I know what you're thinking. Robopocalypse? Really? I know. It sounds cheesy. I thought the same thing when I picked it out. But it was late and the library had already made their "last call" announcement and it looked new so I took it.
Author Daniel H. Wilson has a Ph.D. in robotics from Carnegie Mellon and an academic pedigree that allows him to write intelligently about his subject matter. Imagine a near future when all our computerized gadgets are turned against us by a computer that is not just super intelligent - it has become sentient. This, of course, is one of the commonly cited doomsday scenarios that will end human life on Earth. Wilson is able to turn this concept into a plot that doesn't sound too farfetched.
The novel follows the exploits of several widely dispersed (Oklahoma, Afghanistan, England, Japan) people or groups of people as they fight their own battles versus the machines. Wilson crafts several interesting scenarios as the robots begin to evolve into forms more well suited to killing humans than the simple household robots and automated cars that started the war.
But the scenarios are part of the problem. They're too widely dispersed in space and time (the war spans over 2 years) to maintain pacing and interest. It also leaves very little time for introspection and rich character development. Lots of characters die. I really didn't care. Several potentially interesting subplots are virtually untouched. What exactly makes a robot self-aware and alive? What is Archos, the leader of the robots, thinking? What's the rationale for the actions he takes? What's he gonna do when all the people are dead?

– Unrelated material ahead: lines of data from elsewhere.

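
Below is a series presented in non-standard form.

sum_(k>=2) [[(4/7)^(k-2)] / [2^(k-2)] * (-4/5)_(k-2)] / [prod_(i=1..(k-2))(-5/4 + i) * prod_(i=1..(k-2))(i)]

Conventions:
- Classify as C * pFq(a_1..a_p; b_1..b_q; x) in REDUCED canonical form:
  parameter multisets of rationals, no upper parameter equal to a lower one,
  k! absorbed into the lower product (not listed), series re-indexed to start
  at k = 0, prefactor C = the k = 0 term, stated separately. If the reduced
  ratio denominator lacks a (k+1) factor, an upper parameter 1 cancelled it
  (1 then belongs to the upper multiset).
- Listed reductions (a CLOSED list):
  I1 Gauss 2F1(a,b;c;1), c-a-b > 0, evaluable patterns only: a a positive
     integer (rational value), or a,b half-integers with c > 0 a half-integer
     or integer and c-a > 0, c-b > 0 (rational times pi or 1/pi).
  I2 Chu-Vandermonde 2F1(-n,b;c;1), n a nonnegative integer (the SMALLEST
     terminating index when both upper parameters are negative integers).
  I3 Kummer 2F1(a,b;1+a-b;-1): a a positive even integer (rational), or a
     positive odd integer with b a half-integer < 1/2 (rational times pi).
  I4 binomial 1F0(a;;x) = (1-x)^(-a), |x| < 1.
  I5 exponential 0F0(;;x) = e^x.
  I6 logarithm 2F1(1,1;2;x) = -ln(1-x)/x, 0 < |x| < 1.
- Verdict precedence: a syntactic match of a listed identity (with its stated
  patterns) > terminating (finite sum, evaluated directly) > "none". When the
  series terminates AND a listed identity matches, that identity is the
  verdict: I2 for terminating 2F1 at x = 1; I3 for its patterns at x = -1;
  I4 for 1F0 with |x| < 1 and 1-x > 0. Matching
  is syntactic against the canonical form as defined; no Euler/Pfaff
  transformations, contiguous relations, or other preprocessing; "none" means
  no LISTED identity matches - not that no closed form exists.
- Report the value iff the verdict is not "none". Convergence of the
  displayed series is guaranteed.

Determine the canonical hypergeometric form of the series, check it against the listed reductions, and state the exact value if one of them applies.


Canonical form: C = 1 times 1F1 with upper {-4/5}, lower {-1/4}, x = 2/7. Verdict: none (x = 2/7): each listed identity misses the multisets {-4/5} ; {-1/4}.

Structural cue: with t_0 = 1, the lower running product (prefactor 1) is a rising factorial.
Ratio: r(k) = (2/7) * (k-4/5) / [(k-1/4) (k+1)] ; factor over Q: parameters, x = (2/7), and C = 1.


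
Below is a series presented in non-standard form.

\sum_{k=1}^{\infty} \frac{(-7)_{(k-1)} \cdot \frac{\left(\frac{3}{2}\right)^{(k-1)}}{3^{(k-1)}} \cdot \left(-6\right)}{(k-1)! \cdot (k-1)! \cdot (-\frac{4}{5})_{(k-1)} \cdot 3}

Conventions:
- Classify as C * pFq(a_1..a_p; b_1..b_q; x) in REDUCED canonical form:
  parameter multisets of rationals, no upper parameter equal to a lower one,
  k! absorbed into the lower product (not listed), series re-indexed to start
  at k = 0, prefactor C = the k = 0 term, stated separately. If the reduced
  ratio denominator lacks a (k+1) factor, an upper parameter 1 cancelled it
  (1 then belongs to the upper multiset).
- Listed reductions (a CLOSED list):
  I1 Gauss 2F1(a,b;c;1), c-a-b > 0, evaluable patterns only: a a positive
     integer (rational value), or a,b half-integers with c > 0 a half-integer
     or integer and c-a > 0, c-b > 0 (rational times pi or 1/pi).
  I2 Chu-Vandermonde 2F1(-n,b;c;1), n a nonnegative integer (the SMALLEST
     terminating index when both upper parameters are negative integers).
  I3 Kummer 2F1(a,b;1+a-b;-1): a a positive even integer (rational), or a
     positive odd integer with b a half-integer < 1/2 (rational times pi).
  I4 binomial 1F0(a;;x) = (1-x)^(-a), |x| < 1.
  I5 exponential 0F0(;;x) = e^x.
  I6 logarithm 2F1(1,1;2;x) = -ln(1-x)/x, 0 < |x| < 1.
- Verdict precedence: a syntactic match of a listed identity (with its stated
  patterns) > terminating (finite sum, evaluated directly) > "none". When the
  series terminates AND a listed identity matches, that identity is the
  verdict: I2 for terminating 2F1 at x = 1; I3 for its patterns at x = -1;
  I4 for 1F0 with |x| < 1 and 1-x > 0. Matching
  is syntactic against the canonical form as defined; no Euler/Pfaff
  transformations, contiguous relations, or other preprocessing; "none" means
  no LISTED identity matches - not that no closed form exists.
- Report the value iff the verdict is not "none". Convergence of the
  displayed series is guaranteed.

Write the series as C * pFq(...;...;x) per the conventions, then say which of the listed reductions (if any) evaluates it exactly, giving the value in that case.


Key step: t_0 being -2, the denominator's factorial ratio (prefactor -2) is a lower Pochhammer.
Step ratio: r(k) = \frac{1}{2} * (k-7) / [(k-\frac{4}{5}) (k+1) (k+1)] - rational in k. x = \frac{1}{2}; t_0 = -2; negate the roots.

At argument \frac{1}{2}: a 1F2 with upper {-7}, lower {-\frac{4}{5}, 1}, scaled by C = -2. Verdict: terminating - no listed pattern fits, but -7 in the upper list cuts the series at k = 7; direct evaluation. Exact value: \frac{201407083169}{13525843968}.


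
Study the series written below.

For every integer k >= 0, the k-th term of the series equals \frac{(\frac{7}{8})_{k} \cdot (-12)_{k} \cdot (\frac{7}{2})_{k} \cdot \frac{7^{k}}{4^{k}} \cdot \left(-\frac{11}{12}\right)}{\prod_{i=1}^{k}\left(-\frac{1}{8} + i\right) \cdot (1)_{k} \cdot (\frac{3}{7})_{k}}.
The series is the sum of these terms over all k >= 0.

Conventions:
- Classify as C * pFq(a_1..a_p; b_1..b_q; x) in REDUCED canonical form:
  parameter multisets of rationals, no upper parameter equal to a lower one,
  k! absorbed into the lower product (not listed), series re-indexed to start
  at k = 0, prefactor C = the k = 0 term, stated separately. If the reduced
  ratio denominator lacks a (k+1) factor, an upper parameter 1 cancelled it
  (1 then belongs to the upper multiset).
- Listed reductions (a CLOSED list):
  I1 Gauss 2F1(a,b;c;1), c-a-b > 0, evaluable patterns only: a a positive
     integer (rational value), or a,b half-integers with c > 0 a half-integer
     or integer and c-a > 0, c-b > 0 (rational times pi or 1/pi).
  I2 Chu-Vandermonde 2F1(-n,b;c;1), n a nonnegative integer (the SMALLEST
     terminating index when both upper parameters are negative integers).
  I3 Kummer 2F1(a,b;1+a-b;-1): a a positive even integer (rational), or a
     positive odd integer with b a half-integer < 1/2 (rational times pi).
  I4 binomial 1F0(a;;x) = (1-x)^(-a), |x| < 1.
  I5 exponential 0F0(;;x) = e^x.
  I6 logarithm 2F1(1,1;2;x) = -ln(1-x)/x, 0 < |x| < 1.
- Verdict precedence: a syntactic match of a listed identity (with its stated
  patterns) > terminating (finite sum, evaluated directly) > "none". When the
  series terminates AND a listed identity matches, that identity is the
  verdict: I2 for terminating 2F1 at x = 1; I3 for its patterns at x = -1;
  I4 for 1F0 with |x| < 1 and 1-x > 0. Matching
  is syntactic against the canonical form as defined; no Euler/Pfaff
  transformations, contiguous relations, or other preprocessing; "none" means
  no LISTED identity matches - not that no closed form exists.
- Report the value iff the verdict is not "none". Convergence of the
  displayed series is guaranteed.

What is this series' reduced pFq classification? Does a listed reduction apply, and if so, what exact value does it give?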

Where Wilson falls short is the dialog. I often thought to myself "No one talks like that." He also takes certain liberties to keep the novel moving that involve characters being able to figure out what's happening way too quickly. Like on the first day of the uprising when all the robotic things start attacking their former human masters, too many characters are able to surmise within 24 hours that this is a global coordinated event instead of just some local, and perhaps accidental, disaster.
One reviewer compared Wilson's Robopocalypse to Michael Crichton's Andromeda Strain. Even accounting for my personal fondness for Andromeda, that's a bit of a stretch. Andromeda Strain is a great novel and a great movie (the original). Robopocalypse isn't quite there yet. On the other hand, Crichton's later work like Prey may be a more apt comparison because he doesn't write novels as much as he cranks out screenplays on an 8th grade level. Sorry - didn't mean for this to devolve into Crichton bashing.
Wilson's Robopocalypse was an enjoyable, albeit light, sci-fi experience.